Effective communications and information sharing is two way, Hiller said. For NCAGS, its outputs include creating incident reports, conducting ship visits, recommending transit routes, providing subject matter expertise, sharing best practice (currently based around the stakeholder-produced Best Management Practice document, or BMP 5), supporting NAVCENT forces and building and sharing an overall MDA and “pattern of life” picture. NCAGS is a touchpoint for shipping, for example for vessels transiting high-risk regions like the Southern Red Sea or the Straits of Hormuz. In return, the shipping community shares ship, cargo, and voyage information with NCAGS and encourages vessel masters to follow BMP5 guidance and report incidents to help build MDA.

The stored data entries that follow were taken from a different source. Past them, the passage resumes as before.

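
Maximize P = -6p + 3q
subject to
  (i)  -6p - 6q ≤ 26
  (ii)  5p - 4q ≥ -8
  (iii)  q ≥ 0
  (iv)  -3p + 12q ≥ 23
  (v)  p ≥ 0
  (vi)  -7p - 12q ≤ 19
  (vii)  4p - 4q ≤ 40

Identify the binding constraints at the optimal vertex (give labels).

Vertices and P = -6p + 3q:
  (0, 2) → P = 6
  (0, 23/12) → P = 23/4
  (143/9, 53/9) → P = -233/3
The feasible region is unbounded (it extends along (1, 1), (4, 5)), but P strictly decreases along every unbounded feasible direction, so there is no improving ray and the maximum is attained at a vertex.

The maximum is at (0, 2). Substituting into each constraint, equality holds for (ii) and (v); the remaining constraints have slack.

(ii) and (v)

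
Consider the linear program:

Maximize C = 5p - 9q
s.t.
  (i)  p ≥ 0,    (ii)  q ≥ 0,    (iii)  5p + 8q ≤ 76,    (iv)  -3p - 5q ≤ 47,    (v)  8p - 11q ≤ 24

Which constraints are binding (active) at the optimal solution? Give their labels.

Feasible corners and C = 5p - 9q:
  (0, 0) → C = 0
  (0, 19/2) → C = -171/2
  (3, 0) → C = 15
  (1028/119, 488/119) → C = 44/7

The maximum is at (3, 0). Substituting into each constraint, equality holds for (ii) and (v); the remaining constraints have slack.

(ii) and (v)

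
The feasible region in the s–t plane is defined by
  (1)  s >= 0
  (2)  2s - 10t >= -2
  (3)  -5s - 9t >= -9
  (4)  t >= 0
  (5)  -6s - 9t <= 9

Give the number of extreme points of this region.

Intersecting each pair of boundary lines and keeping only the points that satisfy every inequality leaves:
  (0, 1/5)
  (0, 0)
  (18/17, 7/17)
  (9/5, 0)

4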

“[Sharing] the most current information and accurate assessment of the merchant shipping picture is critical to the establishment of the ‘pattern of life’ and the achievement of MDA,” Hiller said.

From NCAGS’ perspective, effective communications and information sharing are enabled by its monitoring, tracking, and wider information technologies.

“Staying ahead with the latest information technology will keep NCAGS ahead of adversaries and reduce risk as it relates to operations, monitoring and surveillance, piracy, war, or other risks that could potentially impact MDA and patterns of life within the region,” Hiller said.

Hiller told Seapower that NCAGS information technologies include AIS Live and the SeaVision web-based maritime situational awareness tool, and that it is procuring the Maritime Intelligence Risk Suite tool that combines shipping database, real-time ship tracking, and risk event information.